1.5″ taller nose, widened clamshells
The quality of the fibreglass is reasonable. You may need to do some finishing before paint, but I take that to be expected with fibreglass parts. There were numerous small voids and pinholes, and a bit of wavy-ness. I painted it “Resale Red” (’86 Corolla “Bright Red” code 3E6) with PPG’s Imron Acrylic Urethane Enamel
I was unable to satisfactorily shape some aluminum fender guards for the leading edge of the rear fenders as they seemed to have a compound curve that I lacked the skills in shaping. I tried “mirror” sticker material, but was unhappy with the results. I then tried a can of Plastikote truck box liner in a spray bomb. I followed the instructions to the T, and the coating still wrinkled like a 90 year old Arizona ski bunny. *sigh* It’ll do.
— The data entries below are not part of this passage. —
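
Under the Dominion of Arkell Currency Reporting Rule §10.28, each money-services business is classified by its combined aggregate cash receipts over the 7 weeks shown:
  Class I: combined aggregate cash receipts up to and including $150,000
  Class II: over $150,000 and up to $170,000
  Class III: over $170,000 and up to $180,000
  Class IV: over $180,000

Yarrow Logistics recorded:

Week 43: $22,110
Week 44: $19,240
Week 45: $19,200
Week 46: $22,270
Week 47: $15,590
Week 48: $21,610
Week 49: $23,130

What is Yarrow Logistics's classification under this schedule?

Combined aggregate cash receipts: $22,110 + $19,240 + $19,200 + $22,270 + $15,590 + $21,610 + $23,130 = $143,150.
$143,150 ≤ $150,000, so Class I applies.

Class I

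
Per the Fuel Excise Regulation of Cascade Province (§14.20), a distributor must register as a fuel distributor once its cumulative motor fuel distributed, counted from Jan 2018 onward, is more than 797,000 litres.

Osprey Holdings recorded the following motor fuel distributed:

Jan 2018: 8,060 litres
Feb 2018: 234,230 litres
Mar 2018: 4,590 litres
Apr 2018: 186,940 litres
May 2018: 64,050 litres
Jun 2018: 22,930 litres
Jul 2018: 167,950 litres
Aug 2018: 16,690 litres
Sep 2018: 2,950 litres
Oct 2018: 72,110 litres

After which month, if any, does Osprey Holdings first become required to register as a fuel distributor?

Through Jan 2018: 8,060 litres
Through Feb 2018: 242,290 litres
Through Mar 2018: 246,880 litres
Through Apr 2018: 433,820 litres
Through May 2018: 497,870 litres
Through Jun 2018: 520,800 litres
Through Jul 2018: 688,750 litres
Through Aug 2018: 705,440 litres
Through Sep 2018: 708,390 litres
Through Oct 2018: 780,500 litres
Final cumulative total 780,500 litres ≤ 797,000 litres; the threshold is never exceeded.

Not triggered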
Spray bomb box liner (complete with splattered bugs)
Bimini Top
My friend Gord used to run an upholstery shop, and fabricated up this nifty top for the car. It attaches to the windshield with a bent 1/2″ aluminum rod that hooks onto the bottom of the windshield frame, and attaches to the roll bar with two snaps, an elastic cord, and two adjustable nylon straps. It works really well! Though a touch hard to get in and out of the car….
Aluminum
18ga aluminum sheet was purchased used from Knox Mountain Metal at $2 a pound. Approximately $100 was used. The floor was 14ga aluminum sheet, cleaned up with a wire cup on a Princess Auto which burst into flames. The best tool I purchased for the skinning was an air rivet gun from The Tool Place. I riveted with Avdel 3/16 aviation rivets spaced 1″ apart on the sides and transmission tunnel, 2″ apart on the rear bulkhead. All panels were also secured with Sikaflex purchased at Trailer Master.
The body panels were wet sanded to a satin finish. While I know it will dull over time, I am not interested in spraying a clear only to have it peel off and look worse than dull aluminum….
Knox Metal didn’t have any pieces big enough for the hood or rear panel – the pieces I had to do next. My father bought me a 4×8′ sheet of aluminum from Millenium Alloy for Christmas. But, possibly due to the changes I made to the chassis, the sheet could fit the rear panel, or the hood, but NOT both. Nice. I ended up messing up the first rear panel, so the sheet wasn’t a complete waste. I’m getting better at working with tin, but I’m not neccessarily enjoying it (grin).
Popping rivets into the floor with an air-rivet gun (money well spent)
The tranny tunnel – the top is held down with screws
Firewall, steering shaft fit (close), engine placement
Why make it once when you can make it twice (or even thrice!)?